I myself do not own a banjo
I have owned a few in the past
and have made feeble attempts to play them
without learning much more than a crude version
of "Foggy Mountain Breakdown"

But I wonder if somewhere there is a banjo players forum where steel guitar players take as much heat as banjo players do here :?:

And one more thing-Isn't the guy wearing the plaid jacket sitting next to her looking on JOHN MC EUEN-THE BANJO PLAYER from the Nitty Gritty Dirt Band :?:

Posted: 29 Dec 2007 3:24 am
by Barry Gaskell
Hi Doug
Wonderful picture of Hitler and banjo.
I say, mock these monsters. It doesn't mean we've forgotten their victims. The one thing these totalitarian states can't stand is people laughing.
Laugh at them I say.JMHO.
Doug, how can I save the moving image.
Barry

Posted: 29 Dec 2007 4:07 am
by Olaf van Roggen
My sincere apologies for posting the Saddam photo,I never meant to hurt anybody's feelings.
For this reason,I try to take the photo out of here.
Sorry!
I don't hate the banjo at all,
Olaf

mandrell

Posted: 29 Dec 2007 7:02 am
by Paul King
Barbara Mandrell was a good picker without a dobut. She also is a pretty good looking lady which made watching her even better. All the Mandrell sisters were just pretty good musicians.

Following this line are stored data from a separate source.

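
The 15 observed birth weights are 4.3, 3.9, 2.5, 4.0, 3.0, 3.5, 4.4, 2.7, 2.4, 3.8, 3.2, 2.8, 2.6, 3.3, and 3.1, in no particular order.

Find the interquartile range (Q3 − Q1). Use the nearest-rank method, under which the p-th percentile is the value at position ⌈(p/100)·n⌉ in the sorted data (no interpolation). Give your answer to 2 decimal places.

1.20

Sorted: 2.4, 2.5, 2.6, 2.7, 2.8, 3.0, 3.1, 3.2, 3.3, 3.5, 3.8, 3.9, 4.0, 4.3, 4.4.
n = 15.
P25: rank ⌈25/100·15⌉ = 4 → 2.7.
P75: rank ⌈75/100·15⌉ = 12 → 3.9.
Difference: 3.9 − 2.7 = 1.2.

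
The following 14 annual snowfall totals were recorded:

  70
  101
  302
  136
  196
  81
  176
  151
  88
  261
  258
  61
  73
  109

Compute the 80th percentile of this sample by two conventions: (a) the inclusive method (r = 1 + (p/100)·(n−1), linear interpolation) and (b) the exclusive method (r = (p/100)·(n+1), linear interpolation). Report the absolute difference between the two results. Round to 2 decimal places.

Sorted: 61, 70, 73, 81, 88, 101, 109, 136, 151, 176, 196, 258, 261, 302.
n = 14.
(a) r = 11.4; between ranks 11 (196) and 12 (258): 220.8.
(b) r = 12 → value at rank 12 = 258.
|220.8 − 258| = 37.2.

37.20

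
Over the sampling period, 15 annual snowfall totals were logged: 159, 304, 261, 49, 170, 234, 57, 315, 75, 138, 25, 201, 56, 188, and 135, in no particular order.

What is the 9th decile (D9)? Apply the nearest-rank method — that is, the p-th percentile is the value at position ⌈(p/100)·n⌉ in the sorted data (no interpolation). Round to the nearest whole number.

304

Sorted: 25, 49, 56, 57, 75, 135, 138, 159, 170, 188, 201, 234, 261, 304, 315.
n = 15.
Position = ⌈90/100 · 15⌉ = ⌈13.5⌉ = 14.
The value at rank 14 is 304.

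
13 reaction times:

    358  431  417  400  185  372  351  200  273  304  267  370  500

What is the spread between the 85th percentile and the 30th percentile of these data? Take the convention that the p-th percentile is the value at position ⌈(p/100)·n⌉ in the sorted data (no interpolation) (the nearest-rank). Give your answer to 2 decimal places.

158.00

Sorted: 185, 200, 267, 273, 304, 351, 358, 370, 372, 400, 417, 431, 500.
n = 13.
P30: rank ⌈30/100·13⌉ = 4 → 273.
P85: rank ⌈85/100·13⌉ = 12 → 431.
Difference: 431 − 273 = 158.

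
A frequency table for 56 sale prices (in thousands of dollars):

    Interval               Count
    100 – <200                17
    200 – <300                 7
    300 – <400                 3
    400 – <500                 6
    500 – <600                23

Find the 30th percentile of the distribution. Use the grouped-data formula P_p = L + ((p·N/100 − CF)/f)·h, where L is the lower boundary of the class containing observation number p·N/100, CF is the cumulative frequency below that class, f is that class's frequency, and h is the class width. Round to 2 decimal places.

N = 56; target position k = 30/100 · 56 = 16.8.
Cumulative frequencies: 17, 24, 27, 33, 56.
Observation 16.8 falls in the class 100 – <200.
L = 100, CF = 0, f = 17, h = 100.
P30 = 100 + ((16.8 − 0)/17)·100 = 100 + 98.8235 = 198.824.

198.82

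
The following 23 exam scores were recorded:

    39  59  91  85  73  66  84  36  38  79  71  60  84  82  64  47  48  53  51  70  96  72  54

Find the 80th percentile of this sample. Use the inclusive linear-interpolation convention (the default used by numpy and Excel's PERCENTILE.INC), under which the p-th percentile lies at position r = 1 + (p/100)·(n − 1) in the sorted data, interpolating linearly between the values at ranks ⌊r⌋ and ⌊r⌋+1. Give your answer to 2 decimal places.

Sorted: 36, 38, 39, 47, 48, 51, 53, 54, 59, 60, 64, 66, 70, 71, 72, 73, 79, 82, 84, 84, 85, 91, 96.
n = 23.
r = 1 + (80/100)·(23 − 1) = 1 + 17.6 = 18.6.
Rank 18 is 82 and rank 19 is 84.
Interpolate: 82 + 0.6·(84 − 82) = 82 + 0.6·2 = 83.2.

83.20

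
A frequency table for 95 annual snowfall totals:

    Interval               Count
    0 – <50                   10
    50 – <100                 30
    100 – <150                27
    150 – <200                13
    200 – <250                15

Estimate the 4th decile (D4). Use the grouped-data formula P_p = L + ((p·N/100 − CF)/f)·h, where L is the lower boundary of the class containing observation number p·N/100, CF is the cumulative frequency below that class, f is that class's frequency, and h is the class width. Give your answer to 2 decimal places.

96.67

N = 95; target position k = 40/100 · 95 = 38.
Cumulative frequencies: 10, 40, 67, 80, 95.
Observation 38 falls in the class 50 – <100.
L = 50, CF = 10, f = 30, h = 50.
P40 = 50 + ((38 − 10)/30)·50 = 50 + 46.6667 = 96.6667.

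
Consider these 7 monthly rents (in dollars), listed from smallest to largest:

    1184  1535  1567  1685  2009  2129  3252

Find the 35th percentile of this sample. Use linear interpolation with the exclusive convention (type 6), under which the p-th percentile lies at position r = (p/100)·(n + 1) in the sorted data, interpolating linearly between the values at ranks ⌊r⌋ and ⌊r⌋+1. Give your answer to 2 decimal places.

n = 7.
r = (35/100)·(7 + 1) = 2.8.
Rank 2 is 1535 and rank 3 is 1567.
Interpolate: 1535 + 0.8·(1567 − 1535) = 1535 + 0.8·32 = 1560.6.

1560.60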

Posted: 29 Dec 2007 8:26 am
by Jerry Hayes
My old boss at the Foothill Club in Long Beach (Signal Hill), California (Billy Mize) used to be the steel guitarist for the Town Hall Party TV show. Billy told me about Barbara coming there when she was a little girl and she'd set on his lap to play steel. Billy said he saw her later on when she'd grown up and he asked her if she'd like to do that again. She laughed and said a big "NO". What a talented lady she is. I really miss her talent and big voice. "She was country when country wasn't cool"....JH in Va.